Initially, the researchers attempted to germinate mature seeds recovered from the fruit. When these attempts failed, they turned to the fruit itself and were able to culture adult plants from placental tissue. The team grew 36 specimens from the tissue. The plants looked identical to modern specimens until they flowered, at which time the petals were observed to be longer and more widely spaced than modern versions of the plant. The reasons for the observed variations are not known. Seeds produced by the regenerated plants germinated at a 100% success rate, compared with 90% for modern plants.
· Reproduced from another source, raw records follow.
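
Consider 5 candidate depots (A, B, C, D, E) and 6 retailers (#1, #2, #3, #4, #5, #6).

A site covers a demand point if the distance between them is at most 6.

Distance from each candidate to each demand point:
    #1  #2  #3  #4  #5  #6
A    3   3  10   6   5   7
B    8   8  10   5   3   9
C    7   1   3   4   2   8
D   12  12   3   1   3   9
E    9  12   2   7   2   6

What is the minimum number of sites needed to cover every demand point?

Coverage sets (demand points within 6 of each site):
  A: {#1, #2, #4, #5}
  B: {#4, #5}
  C: {#2, #3, #4, #5}
  D: {#3, #4, #5}
  E: {#3, #5, #6}
No single site covers all 6 demand points.
But {A, E} covers everything, so the minimum is 2.

2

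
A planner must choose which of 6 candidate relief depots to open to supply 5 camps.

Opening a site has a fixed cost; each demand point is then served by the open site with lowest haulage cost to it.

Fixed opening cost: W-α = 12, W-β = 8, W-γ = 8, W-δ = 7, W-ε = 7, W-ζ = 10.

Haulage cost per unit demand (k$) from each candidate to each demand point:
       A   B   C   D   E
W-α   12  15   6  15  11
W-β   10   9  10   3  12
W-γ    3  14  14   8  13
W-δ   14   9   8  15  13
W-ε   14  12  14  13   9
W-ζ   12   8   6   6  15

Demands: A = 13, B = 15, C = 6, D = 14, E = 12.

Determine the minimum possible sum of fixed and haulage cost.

Open {W-β, W-γ, W-ε, W-ζ}: assign each demand point to its cheapest open site.
  A→W-γ 13×3=39, B→W-ζ 15×8=120, C→W-ζ 6×6=36, D→W-β 14×3=42, E→W-ε 12×9=108
  haulage cost 345, fixed 33 → total 378.
Compare {W-β, W-γ, W-δ, W-ε, W-ζ}: haulage cost 345 + fixed 40 = 385.
Compare {W-α, W-β, W-γ, W-ε, W-ζ}: haulage cost 345 + fixed 45 = 390.
Compare {W-α, W-β, W-γ, W-ε}: haulage cost 360 + fixed 35 = 395.
All other subsets cost ≥ 385. Minimum total cost: 378.

378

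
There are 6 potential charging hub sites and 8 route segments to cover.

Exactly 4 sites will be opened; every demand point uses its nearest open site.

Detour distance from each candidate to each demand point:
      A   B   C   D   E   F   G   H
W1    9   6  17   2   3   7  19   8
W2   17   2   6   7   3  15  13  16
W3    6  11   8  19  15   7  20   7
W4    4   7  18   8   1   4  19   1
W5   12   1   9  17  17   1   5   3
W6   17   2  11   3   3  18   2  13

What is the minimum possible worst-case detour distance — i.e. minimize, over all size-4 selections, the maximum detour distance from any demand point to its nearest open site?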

According to Robin Probert of the Millennium Seed Bank, the demonstration is "by far the most extraordinary example of extreme longevity for material from higher plants" to date. It is not surprising to find living material this old, but is surprising that viable material could be recovered, she added. The Russian scientists speculated that the tissue cells were rich in sucrose which acted as a preservative. They also noted that DNA damage caused by gamma radiation from natural ground radioactivity at the site was unusually low for the plant material's age and is comparable to levels observed in 1300-year-old lotus (Nelumbo nucifera) seeds proven to germinate. Probert hopes that the techniques developed in the resurrection of Silene stenophylla may one day be used to resurrect extinct species. Paleontologist Grant Zazula, who has previously disproven claims of ancient regeneration, said: "This discovery raises the bar incredibly in terms of our understanding in terms of the viability of ancient life in the permafrost."

The successful regeneration of the Silene stenophylla plants was cited in 2014 as the inspiration for experiments that discovered a viable giant virus, Pithovirus sibericum, in 30,000-year-old Siberian permafrost; the virus infects amoebas.